Since getting an iPad for father’s day, I’ve checked a couple of times on what information is out there on gaining root access to the device’s software. Skip ahead if you know what I’m talking about.
“Rooting” a device means gaining access to the underpinnings of the operating system and acquiring the necessary permissions to muck around. Without root access, there is much about the OS that can be used, but not modified. By analogy, it’s like buying a house you have been renting. Before the purchase, you couldn’t knock out a wall or install hardwood flooring. But once you own it, you’re king.
Device manufacturers don’t give us root access for a number of reasons, well-intentioned (protecting the device from malicious hacks, protecting us from ourselves) to less-so (keeping us from activating features they plan to charge us for, like tethering). Still, the result is that you end up living like a tenant in the house you just bought.
I rooted my Android handset a while back after spending some time reading up on blogs and in forums. In the Apple community, as with Android, contains those who have reasons not to root. In the Android community, the reasons are most often nervousness about voiding warranties or fear of “bricking” the device. I’ve noticed over the past few days that in the Apple community, users’ statements about why they don’t want to root contain a moral element I don’t recall seeing with Android users. For example, in a comment in a post about rooting the iPad:
And ? Can be done/should be done do not equate. I’ve yet to see a freelance app that’s worth jailbreaking for. Stick with the pros, everyone — there’s an App Store approval process for a reason ….
this amuses me because it confirms my stereotype of Apple users as being motivated in part by a cult-like devotion to something intangible about the brand. But there are some good reasons for advising against rooting an Apple device. Unlike Android, the Apple mobile OS is not open source. So “modders” who want to modify that OS (maybe to add some usability features for lefties, or to add support for a custom kernel that permits overclocking the CPU) are working in the dark. They can’t download and work from the existing source code.
For another matter, Apple has a reputation for taking quick and sometimes aggressive legal action against those who could possibly be perceived as a threat to the brand. Google doesn’t have that reputation, nor do Motorola, HTC, Verizon or T-Mobile. The result is that communities of Android modders can work in the open and collaborate on ever-improving iterations of custom releases of the OS, while there’s still only one flavor of Apple.
So, about that flavor: not that anyone asked or cares, here are my impressions after a couple of days wih the iPad. First, the good:
It is hard to be sure until you have had a device for a while, but battery life seems to be great.
The screen looks better than the pixel density would lead you to expect, and it’s a great size for email and web browsing. And games!
The App Store has a bunch of really polished offerings. All of a sudden, I have access to all those apps by companies who have been saying “and we have an Android app in the works, too”.

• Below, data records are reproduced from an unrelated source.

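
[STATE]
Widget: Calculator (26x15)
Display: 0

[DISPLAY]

                         0
┌───┬───┬───┬───┐         
│ 7 │ 8 │ 9 │ ÷ │         
├───┼───┼───┼───┤         
│ 4 │ 5 │ 6 │ × │         
├───┼───┼───┼───┤         
│ 1 │ 2 │ 3 │ - │         
├───┼───┼───┼───┤         
│ 0 │ . │ = │ + │         
├───┼───┼───┼───┤         
│ C │ MC│ MR│ M+│         
└───┴───┴───┴───┘         
                          
                          
                          


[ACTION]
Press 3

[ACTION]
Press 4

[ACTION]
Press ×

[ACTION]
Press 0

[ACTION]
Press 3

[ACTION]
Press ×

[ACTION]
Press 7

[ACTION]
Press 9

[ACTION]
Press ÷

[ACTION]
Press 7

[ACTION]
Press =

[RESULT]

               1151.142857
┌───┬───┬───┬───┐         
│ 7 │ 8 │ 9 │ ÷ │         
├───┼───┼───┼───┤         
│ 4 │ 5 │ 6 │ × │         
├───┼───┼───┼───┤         
│ 1 │ 2 │ 3 │ - │         
├───┼───┼───┼───┤         
│ 0 │ . │ = │ + │         
├───┼───┼───┼───┤         
│ C │ MC│ MR│ M+│         
└───┴───┴───┴───┘         
                          
                          
                          


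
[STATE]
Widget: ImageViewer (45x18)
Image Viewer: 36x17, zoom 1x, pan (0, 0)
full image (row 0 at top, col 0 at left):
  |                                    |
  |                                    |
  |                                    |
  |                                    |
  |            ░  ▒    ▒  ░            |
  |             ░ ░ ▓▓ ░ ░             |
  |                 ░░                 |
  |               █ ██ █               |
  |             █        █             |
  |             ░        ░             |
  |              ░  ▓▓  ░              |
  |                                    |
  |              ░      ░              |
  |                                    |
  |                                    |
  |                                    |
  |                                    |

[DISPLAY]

                                             
                                             
                                             
                                             
            ░  ▒    ▒  ░                     
             ░ ░ ▓▓ ░ ░                      
                 ░░                          
               █ ██ █                        
             █        █                      
             ░        ░                      
              ░  ▓▓  ░                       
                                             
              ░      ░                       
                                             
                                             
                                             
                                             
                                             


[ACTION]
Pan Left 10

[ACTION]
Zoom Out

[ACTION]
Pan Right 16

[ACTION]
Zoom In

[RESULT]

                                             
                                             
                                             
                                             
                                             
                                             
                                             
                                             
        ░░    ▒▒        ▒▒    ░░             
        ░░    ▒▒        ▒▒    ░░             
          ░░  ░░  ▓▓▓▓  ░░  ░░               
          ░░  ░░  ▓▓▓▓  ░░  ░░               
                  ░░░░                       
                  ░░░░                       
              ██  ████  ██                   
              ██  ████  ██                   
          ██                ██               
          ██                ██               


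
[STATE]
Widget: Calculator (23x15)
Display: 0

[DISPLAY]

                      0
┌───┬───┬───┬───┐      
│ 7 │ 8 │ 9 │ ÷ │      
├───┼───┼───┼───┤      
│ 4 │ 5 │ 6 │ × │      
├───┼───┼───┼───┤      
│ 1 │ 2 │ 3 │ - │      
├───┼───┼───┼───┤      
│ 0 │ . │ = │ + │      
├───┼───┼───┼───┤      
│ C │ MC│ MR│ M+│      
└───┴───┴───┴───┘      
                       
                       
                       


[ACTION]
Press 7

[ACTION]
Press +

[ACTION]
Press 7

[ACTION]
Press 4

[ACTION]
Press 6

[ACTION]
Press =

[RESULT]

                    753
┌───┬───┬───┬───┐      
│ 7 │ 8 │ 9 │ ÷ │      
├───┼───┼───┼───┤      
│ 4 │ 5 │ 6 │ × │      
├───┼───┼───┼───┤      
│ 1 │ 2 │ 3 │ - │      
├───┼───┼───┼───┤      
│ 0 │ . │ = │ + │      
├───┼───┼───┼───┤      
│ C │ MC│ MR│ M+│      
└───┴───┴───┴───┘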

The apps are expensive compared to Android offerings, and a smaller percentage seem to be free. I’m don’t think I’m getting a better value proposition with the App Store.
What’s with all the letters on the keyboard being capitals, even when pressing them gives lower-case? Why does the OS only give me one word suggestion at a time, and then only once I’m most of the way through typing the word? And I miss Swype.
this is my biggest complaint: the device badly needs a dedicated “back” button. You need one in almost every program, but on the iPad, you have to hunt for where each program’s developer saw fit to place it. I will get along eventually without Android’s dedicated “menu” button (though the foregoing reasoning applies here as well), and I already don’t miss Android’s dedicated “search” button. But the “back” button is sorely missed. (Blackberry also gets this one right.)
Now, if you’ll excuse me, I have a wicked jones on for a game of Angry Birds.